Countries with population above average,Population,Area
Bangladesh,168957745,148460
Japan,126919659,377915
Philippines,100998376,300000
Vietnam,94348835,331210
Germany,80854408,357022
Thailand,67976405,513120
United Kingdom,64088222,243610


**Bangladesh** is the most densely populated country with above average population.

### Countries with more water than land

In [28]:
%%sql
SELECT 
    name,
    area_water,
    area_land,
    (CAST(area_water  AS FLOAT)/CAST(area_land  AS FLOAT)) "water_to_land_ratio" 
FROM facts
ORDER BY 4 DESC
LIMIT 3;


Done.


name,area_water,area_land,water_to_land_ratio
British Indian Ocean Territory,54340,60,905.6666666666666
Virgin Islands,1564,346,4.520231213872832
Puerto Rico,4921,8870,0.5547914317925592


The top 3 countries with more water to land ratio are **British Indian Ocean Territory**,**Virgin Islands** and **Puerto Rico**.

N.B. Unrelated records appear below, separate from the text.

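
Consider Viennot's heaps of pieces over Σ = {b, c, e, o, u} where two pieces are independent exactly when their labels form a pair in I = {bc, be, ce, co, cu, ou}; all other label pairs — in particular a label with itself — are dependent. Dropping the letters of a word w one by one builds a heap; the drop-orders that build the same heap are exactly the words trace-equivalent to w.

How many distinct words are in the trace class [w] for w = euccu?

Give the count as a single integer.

10

drop 0:e onto floor
drop 1:u onto {0:e}
drop 2:c onto floor
drop 3:c onto {2:c}
drop 4:u onto {1:u}
ground layer = {0:e, 2:c}
drop-orders for the pieces not yet dropped (sum over which currently-grounded one goes next):
  1 to go: {3} 1  {4} 1
  2 to go: {1,4} 1  {2,3} 1  {3,4} 2
  3 to go: {0,1,4} 1  {1,3,4} 3  {2,3,4} 3
  if 0:e drops first: 6 orders
  if 2:c drops first: 4 orders
heap linearizations: 10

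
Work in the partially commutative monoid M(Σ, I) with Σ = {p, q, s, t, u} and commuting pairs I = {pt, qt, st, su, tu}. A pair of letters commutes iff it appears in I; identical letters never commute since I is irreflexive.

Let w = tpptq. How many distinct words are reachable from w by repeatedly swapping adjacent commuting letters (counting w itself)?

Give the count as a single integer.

drop 0:t onto floor
drop 1:p onto floor
drop 2:p onto {1:p}
drop 3:t onto {0:t}
drop 4:q onto {2:p}
ground layer = {0:t, 1:p}
drop-orders for the pieces not yet dropped (sum over which currently-grounded one goes next):
  1 to go: {3} 1  {4} 1
  2 to go: {0,3} 1  {2,4} 1  {3,4} 2
  3 to go: {0,3,4} 3  {1,2,4} 1  {2,3,4} 3
  if 0:t drops first: 4 orders
  if 1:p drops first: 6 orders
heap linearizations: 10

10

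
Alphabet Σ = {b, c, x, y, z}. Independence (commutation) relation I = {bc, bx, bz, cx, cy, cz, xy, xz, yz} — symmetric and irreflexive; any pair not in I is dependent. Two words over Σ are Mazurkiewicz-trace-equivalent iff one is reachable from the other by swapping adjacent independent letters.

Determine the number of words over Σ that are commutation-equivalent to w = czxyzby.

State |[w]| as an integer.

#0=c has no predecessor
#1=z has no predecessor
#2=x has no predecessor
#3=y has no predecessor
#4=z depends on [1:z]
#5=b depends on [3:y]
#6=y depends on [5:b]
sources: [0:c, 1:z, 2:x, 3:y]
N(rest) = Σ N(rest − s) over sources s of rest; N(one piece) = 1:
  size 1 → [0]=1  [2]=1  [4]=1  [6]=1
  size 2 → [0,2]=2  [0,4]=2  [0,6]=2  [1,4]=1  [2,4]=2  [2,6]=2  [4,6]=2  [5,6]=1
  size 3 → [0,1,4]=3  [0,2,4]=6  [0,2,6]=6  [0,4,6]=6  [0,5,6]=3  [1,2,4]=3  [1,4,6]=3  [2,4,6]=6  [2,5,6]=3  [3,5,6]=1  [4,5,6]=3
  size 4 → [0,1,2,4]=12  [0,1,4,6]=12  [0,2,4,6]=24  [0,2,5,6]=12  [0,3,5,6]=4  [0,4,5,6]=12  [1,2,4,6]=12  [1,4,5,6]=6  [2,3,5,6]=4  [2,4,5,6]=12  [3,4,5,6]=4
  size 5 → [0,1,2,4,6]=60  [0,1,4,5,6]=30  [0,2,3,5,6]=20  [0,2,4,5,6]=60  [0,3,4,5,6]=20  [1,2,4,5,6]=30  [1,3,4,5,6]=10  [2,3,4,5,6]=20
  first=0(c) contributes 60
  first=1(z) contributes 120
  first=2(x) contributes 60
  first=3(y) contributes 180
|[w]| = 420

420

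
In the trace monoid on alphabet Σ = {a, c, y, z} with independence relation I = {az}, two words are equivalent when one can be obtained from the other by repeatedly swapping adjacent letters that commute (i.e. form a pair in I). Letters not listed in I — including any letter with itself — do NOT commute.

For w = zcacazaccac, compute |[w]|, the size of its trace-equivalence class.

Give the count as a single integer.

3

0(z) covers ∅
1(c) covers 0:z
2(a) covers 1:c
3(c) covers 2:a
4(a) covers 3:c
5(z) covers 3:c
6(a) covers 4:a
7(c) covers 5:z, 6:a
8(c) covers 7:c
9(a) covers 8:c
10(c) covers 9:a
floor of heap: 0:z
completions by unplaced set U, small U first (add the entries for U minus each lowest piece of U):
  |U|=1: {10}:1
  |U|=2: {9,10}:1
  |U|=3: {8,9,10}:1
  |U|=4: {7,8,9,10}:1
  |U|=5: {5,7,8,9,10}:1  {6,7,8,9,10}:1
  |U|=6: {4,6,7,8,9,10}:1  {5,6,7,8,9,10}:2
  |U|=7: {4,5,6,7,8,9,10}:3
  |U|=8: {3,4,5,6,7,8,9,10}:3
  |U|=9: {2,3,4,5,6,7,8,9,10}:3
  start at 0(z): 3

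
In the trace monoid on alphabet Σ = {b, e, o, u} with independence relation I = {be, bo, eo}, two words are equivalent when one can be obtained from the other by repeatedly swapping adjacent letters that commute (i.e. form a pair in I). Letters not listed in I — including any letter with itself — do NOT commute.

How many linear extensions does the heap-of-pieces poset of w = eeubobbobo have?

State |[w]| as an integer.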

### Countries that will add most to their population next year

In [29]:
%%sql
SELECT
    name,
    population,
    CAST((population_growth*population)/100 AS FLOAT) "predicted population growth next year"
FROM facts
ORDER BY 2 desc
LIMIT 5

Done.


name,population,predicted population growth next year
World,7256490011,78370092.1188
China,1367485388,6153684.246
India,1251695584,15270686.1248
European Union,513949445,1284873.6125
United States,321368864,2506677.1392


The World on the whole will add the most people to the population as per the results, which is very broad. However, taking only the country names into consideration, China will add more people to their population in the coming year. 

### Countries with higher death rate than birth rate

In [30]:
%%sql
SELECT 
    name, 
    death_rate,
    birth_rate 
FROM facts 
WHERE 
    death_rate > birth_rate
ORDER BY death_rate DESC
LIMIT 3;

Done.


name,death_rate,birth_rate
Ukraine,14.46,10.72
Bulgaria,14.44,8.92
Latvia,14.31,10.0


Ukraine has the highest death rates than the birth rates from the list of other countries in the database.